Ex-Movie Exec Loses Free Speech Case Against Police

     PASADENA, Calif. (CN) – A former bank and Hollywood executive lost his appeal against a police union he claimed smeared him after he accused two Los Angeles Police Department officers of excessive force.
     The Ninth Circuit Court of Appeals on Monday affirmed a jury’s verdict against Brian Mulligan and in favor of the Los Angeles Police Protective League, a police union.
     “The First Amendment of the Constitution protects citizens from attempts by government officials to chill their speech. One question presented by this case is whether that same constitutional guarantee also requires those officials to remain silent when accused of misconduct, lest they risk liability for unlawful retaliation. We conclude that it does not,” U.S. Circuit Judge Richard Clifton wrote for a three-judge panel.

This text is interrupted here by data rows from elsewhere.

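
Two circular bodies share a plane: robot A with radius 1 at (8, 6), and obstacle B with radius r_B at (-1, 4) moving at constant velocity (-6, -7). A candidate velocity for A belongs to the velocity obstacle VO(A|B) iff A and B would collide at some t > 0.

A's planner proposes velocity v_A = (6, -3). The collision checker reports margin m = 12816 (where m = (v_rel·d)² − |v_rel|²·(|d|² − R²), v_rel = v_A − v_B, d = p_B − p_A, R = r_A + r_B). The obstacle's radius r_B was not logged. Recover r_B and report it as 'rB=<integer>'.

m = 12816
d = (-9, -2);  v_rel = (12, 4),  |v_rel|² = 160
v_rel×d = (12)·(-2) − (4)·(-9) = 12
since m = R²·160 − 12²:  R² = (144 + 12816) / 160 = 81
R = √81 = 9  ⇒  r_B = 9 − 1 = 8

rB=8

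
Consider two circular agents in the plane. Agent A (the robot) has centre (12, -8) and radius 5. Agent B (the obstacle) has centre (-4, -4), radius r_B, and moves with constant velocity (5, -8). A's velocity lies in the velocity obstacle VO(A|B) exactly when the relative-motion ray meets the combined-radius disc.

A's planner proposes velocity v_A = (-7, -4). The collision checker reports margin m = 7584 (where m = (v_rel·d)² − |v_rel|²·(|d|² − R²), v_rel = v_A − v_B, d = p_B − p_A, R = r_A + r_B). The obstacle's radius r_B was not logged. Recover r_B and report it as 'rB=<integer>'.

m = 7584
d = (-16, 4);  v_rel = (-12, 4),  |v_rel|² = 160
v_rel×d = (-12)·(4) − (4)·(-16) = 16
since m = R²·160 − 16²:  R² = (256 + 7584) / 160 = 49
R = √49 = 7  ⇒  r_B = 7 − 5 = 2

rB=2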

     In early 2013, Brian Mulligan sued the Los Angeles Police Protective League and the City of Los Angeles for $20 million. He claimed they had acted in concert to discredit him as a drug addict after he filed an administrative claim against LAPD officers James Nichols and John Miller over a May 2012 incident.
     The two sides report the incident very differently, according to Clifton’s 19-page opinion. Mulligan said that the officers took him to a motel against his will. After he escaped, the officers encountered him a second time, hitting him in the face with a baton, jabbing him in the back and slamming his face into the ground, he said.
     But the officers said they took Mulligan to the motel because he seemed confused and asked them to let him “sleep it off,” according to the court’s opinion. Later, the officers say they found him running down the street, screaming and trying to open car doors. The officers said Miller used his baton after Mulligan charged at them.
     Mulligan detailed his allegations against the police in a press conference, then said the police published a press release claiming he was addicted to the synthetic drug, bath salts.
     Soon after, Mulligan’s current employer, Deutsche Bank, fired him. Before that, Mulligan had also served as an executive at Universal Pictures and Fox Television.
     The police officers said Mulligan had visited a Glendale police station only days before the incident asking if it was lawful to use bath salts. The union later posted a press release that included an embedded police recording of Mulligan’s conversation at the station.
     The union argued that its speech responding to Mulligan’s claims against the officers was protected. But in seeking to persuade the Ninth Circuit to reverse the jury verdict, Mulligan contended that public officials should not be afforded the same First Amendment protections as citizens.
     Clifton disagreed.
     “That viewpoint would cripple the ability of state actors to play a part in public discourse,” he wrote. “It is well established that public employees and officials retain rights to free speech.”
     In an unrelated case, Nichols is currently facing criminal charges that he sexually assaulted four women while on duty. Mulligan tried to persuade the court it should consider evidence of the claims against Nichols, who has also faced several civil lawsuits. But Clifton said they are irrelevant.
     “The accusations that Nichols had sexually assaulted vulnerable women involved conduct distinct from the excessive force allegations at issue in Mulligan’s case,” Clifton wrote.
     The court also ruled against Mulligan on his police negligence and negligent supervision claims.
     Former union spokesman Eric Rose said in an email that he was pleased with the court’s decision.
     “One cannot hold a high-profile news conference accusing public officials of misconduct and threaten those same public officials with liability for unlawful retaliation if they respond to those allegations. As the Ninth Circuit wrote in no uncertain terms, the First Amendment constitutional guarantee of free speech applies to public officials as well as citizens,” Rose said.
     Mulligan’s attorney, Skip Miller of Miller Barondess, said that his client would pursue another appeal.
     “I think the decision is wrong,” Miller wrote in an email.
     Circuit Judge Sandra Ikuta and U.S. District Judge Frederic Block joined Clifton’s opinion.